MO-DiPredict: Multi-Omics Data Integration Framework for Early Detection and Subtype Prediction of Blood Cancers
Main Article Content
Abstract
The study introduces MO-DiPredict, a framework designed to combine multi-omics data for detecting blood cancers at early stages and identifying cancer subtypes. It focuses on integrating diverse data types, including genomic, transcriptomic, proteomic, clinical, and imaging data, addressing challenges like noise, inconsistencies, and varying data scales. The framework aligns features using Canonical Correlation Analysis and captures relationships between modalities through Graph Neural Networks. Machine learning methods such as XGBoost, CNNs, and Transformer networks process the data, with feature engineering refining input variables like tumor mutation scores, pathway activity, and radiomics features.
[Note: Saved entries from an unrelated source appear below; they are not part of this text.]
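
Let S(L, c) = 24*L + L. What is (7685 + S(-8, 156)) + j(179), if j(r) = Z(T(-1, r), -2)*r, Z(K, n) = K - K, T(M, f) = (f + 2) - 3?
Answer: 7485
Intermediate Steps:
T(M, f) = -1 + f (T(M, f) = (2 + f) - 3 = -1 + f)
S(L, c) = 25*L
Z(K, n) = 0
j(r) = 0 (j(r) = 0*r = 0)
(7685 + S(-8, 156)) + j(179) = (7685 + 25*(-8)) + 0 = (7685 - 200) + 0 = 7485 + 0 = 7485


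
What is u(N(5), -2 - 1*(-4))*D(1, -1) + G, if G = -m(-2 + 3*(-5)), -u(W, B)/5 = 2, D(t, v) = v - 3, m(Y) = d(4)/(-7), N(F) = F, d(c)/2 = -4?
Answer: 272/7 ≈ 38.857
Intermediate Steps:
d(c) = -8 (d(c) = 2*(-4) = -8)
m(Y) = 8/7 (m(Y) = -8/(-7) = -8*(-⅐) = 8/7)
D(t, v) = -3 + v
u(W, B) = -10 (u(W, B) = -5*2 = -10)
G = -8/7 (G = -1*8/7 = -8/7 ≈ -1.1429)
u(N(5), -2 - 1*(-4))*D(1, -1) + G = -10*(-3 - 1) - 8/7 = -10*(-4) - 8/7 = 40 - 8/7 = 272/7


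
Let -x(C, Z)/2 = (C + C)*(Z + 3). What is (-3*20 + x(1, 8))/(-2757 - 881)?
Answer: 52/1819 ≈ 0.028587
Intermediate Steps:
x(C, Z) = -4*C*(3 + Z) (x(C, Z) = -2*(C + C)*(Z + 3) = -2*2*C*(3 + Z) = -4*C*(3 + Z))
(-3*20 + x(1, 8))/(-2757 - 881) = (-3*20 - 4*1*(3 + 8))/(-2757 - 881) = (-60 - 4*1*11)/(-3638) = (-60 - 44)*(-1/3638) = -104*(-1/3638) = 52/1819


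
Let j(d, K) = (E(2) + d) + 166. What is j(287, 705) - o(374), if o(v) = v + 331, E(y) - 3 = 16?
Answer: -233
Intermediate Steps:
E(y) = 19 (E(y) = 3 + 16 = 19)
j(d, K) = 185 + d (j(d, K) = (19 + d) + 166 = 185 + d)
o(v) = 331 + v
j(287, 705) - o(374) = (185 + 287) - (331 + 374) = 472 - 1*705 = 472 - 705 = -233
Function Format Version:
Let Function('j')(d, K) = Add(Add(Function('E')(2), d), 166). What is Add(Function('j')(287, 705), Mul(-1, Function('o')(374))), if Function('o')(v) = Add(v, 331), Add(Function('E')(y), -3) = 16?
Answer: -233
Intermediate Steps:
Function('E')(y) = 19 (Function('E')(y) = Add(3, 16) = 19)
Function('j')(d, K) = Add(185, d) (Function('j')(d, K) = Add(Add(19, d), 166) = Add(185, d))
Function('o')(v) = Add(331, v)
Add(Function('j')(287, 705), Mul(-1, Function('o')(374))) = Add(Add(185, 287), Mul(-1, Add(331, 374))) = Add(472, Mul(-1, 705)) = Add(472, -705) = -233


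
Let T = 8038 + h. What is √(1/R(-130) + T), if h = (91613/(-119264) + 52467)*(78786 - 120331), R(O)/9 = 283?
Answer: I*√1396725865616043506892074/25313784 ≈ 46687.0*I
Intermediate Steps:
R(O) = 2547 (R(O) = 9*283 = 2547)
h = -259960885982875/119264 (h = (91613*(-1/119264) + 52467)*(-41545) = (-91613/119264 + 52467)*(-41545) = (6257332675/119264)*(-41545) = -259960885982875/119264 ≈ -2.1797e+9)
T = -259959927338843/119264 (T = 8038 - 259960885982875/119264 = -259959927338843/119264 ≈ -2.1797e+9)
√(1/R(-130) + T) = √(1/2547 - 259959927338843/119264) = √(-662117934931913857/303765408) = I*√1396725865616043506892074/25313784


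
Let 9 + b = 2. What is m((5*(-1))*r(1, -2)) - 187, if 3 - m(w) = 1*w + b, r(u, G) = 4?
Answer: -157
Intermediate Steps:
b = -7 (b = -9 + 2 = -7)
m(w) = 10 - w (m(w) = 3 - (1*w - 7) = 3 - (w - 7) = 3 - (-7 + w) = 3 + (7 - w) = 10 - w)
m((5*(-1))*r(1, -2)) - 187 = (10 - 5*(-1)*4) - 187 = (10 - (-5)*4) - 187 = (10 - 1*(-20)) - 187 = (10 + 20) - 187 = 30 - 187 = -157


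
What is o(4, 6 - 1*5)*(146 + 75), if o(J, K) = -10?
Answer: -2210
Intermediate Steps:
o(4, 6 - 1*5)*(146 + 75) = -10*(146 + 75) = -10*221 = -2210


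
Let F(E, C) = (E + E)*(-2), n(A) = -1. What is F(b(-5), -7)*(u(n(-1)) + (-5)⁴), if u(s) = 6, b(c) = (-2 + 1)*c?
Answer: -12620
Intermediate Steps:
b(c) = -c
F(E, C) = -4*E (F(E, C) = (2*E)*(-2) = -4*E)
F(b(-5), -7)*(u(n(-1)) + (-5)⁴) = (-(-4)*(-5))*(6 + (-5)⁴) = (-4*5)*(6 + 625) = -20*631 = -12620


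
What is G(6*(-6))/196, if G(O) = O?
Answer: -9/49 ≈ -0.18367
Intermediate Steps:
G(6*(-6))/196 = (6*(-6))/196 = -36*1/196 = -9/49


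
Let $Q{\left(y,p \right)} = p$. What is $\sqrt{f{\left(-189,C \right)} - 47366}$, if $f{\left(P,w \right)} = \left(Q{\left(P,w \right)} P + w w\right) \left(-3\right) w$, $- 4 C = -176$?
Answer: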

Datasets from TCGA, GEO, CPTAC, SEER, and TCIA were used to evaluate the framework. Results show that MO-DiPredict performs better in metrics such as accuracy and recall when compared to MRGCN and MODILM, achieving an AUC-ROC of 0.93. Incremental improvements from feature engineering and multi-modal integration were confirmed through ablation studies. Clinical features contributed most to the predictions, followed by genomic and transcriptomic data. Scalability tests indicate consistent performance as dataset size increases. The study provides a method for integrating diverse biological and clinical data to improve cancer detection and classification. The findings demonstrate the framework's ability to handle complex datasets, making it a practical tool for exploring multi-omics in cancer research.